Изменить стиль страницы

– Защищайся, князь!

Зураб едва успел схватить с тахты свою шашку.

Сверкнули клинки, высекая искры. Рассвирепевший Автандил в бешенстве наносил удары. Зураб, отступая, с трудом отбивался. Сначала они метались по дарбази, и Зураб то ощущал спиной деревянную облицовку стены, то пятился к нишам, сбивая роговые светильники, то вскакивал на тахту, то прижимался к узорным столбикам. Наконец Автандил вытеснил оскорбителя из дарбази. Лязг шашек послышался где-то наверху.

Русудан наполнила чашу вином и стала отпивать спокойными глотками, вытирая губы кончиком расшитого платка. Раздались грохот, звон разбитого стекла, гудение падающей меди, крики, топот ног. В дарбази вбежала Дареджан, жена Эрасти:

– Княгиня, княгиня, горе мне! Они убьют друг друга!

Русудан, надкусив засахаренное яблоко, протянула ей чашу:

– Садись и пей, Дареджан. Не так легко убить Зураба Эристави и Автандила Саакадзе.

И действительно, обежав верхний этаж, позвенев клинками на плоской крыше, скатившись с каменных лестниц, противники впрыгнули через окно в дарбази, наполняя его грохотом.

– Куда усадить его, моя прекрасная мать? – И Автандил притиснул Зураба к стене.

– Усади его поближе к вину, мой сын! – И Русудан доверху налила чашу брата.

Автандил, тесня Зураба к тахте, ловким ударом выбил из его рук шашку и принудил опуститься на мутаку. Восхищенный Зураб разразился хохотом. Дареджан незаметно перекрестилась.

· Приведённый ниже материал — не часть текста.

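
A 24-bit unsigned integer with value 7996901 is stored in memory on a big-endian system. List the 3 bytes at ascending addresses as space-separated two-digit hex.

7A 05 E5

7996901 in hexadecimal, padded to 24 bits, is 0x7A05E5.
Split into bytes (most-significant first): 7A 05 E5.
In big-endian order the high byte comes first in memory.
So the memory order matches the most-significant-first order: 7A 05 E5.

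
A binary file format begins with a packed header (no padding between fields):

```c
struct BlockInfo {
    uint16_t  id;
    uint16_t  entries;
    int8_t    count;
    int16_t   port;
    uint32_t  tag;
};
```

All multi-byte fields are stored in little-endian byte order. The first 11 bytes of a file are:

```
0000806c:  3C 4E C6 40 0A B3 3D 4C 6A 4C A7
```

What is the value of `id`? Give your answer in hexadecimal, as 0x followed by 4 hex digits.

0x4E3C

`id` is the first field, at byte offset 0, occupying 2 bytes.
Bytes at offsets 0..1: 3C 4E.
In little-endian order the low byte comes first in memory.
Reassemble most-significant byte first: 4E 3C → 0x4E3C.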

– Теперь я вижу, что в тебе течет кровь князей Эристави Арагвских! – Зураб бурно обнял племянника, трижды поцеловал и протянул ему, сняв с пальца, рубиновый перстень.

– Спасибо, дорогой дядя, а все же запомни, победил тебя сын Георгия Саакадзе.

Едва успели слуги распахнуть ворота и схватить коня под уздцы, как разгоряченный Бежан, сын Эрасти, захлебываясь, рассказал Моурави о поединке: «Сколько посуды перебито! Ковер порвали! Медный котел с инжирным вареньем с крыши столкнули!»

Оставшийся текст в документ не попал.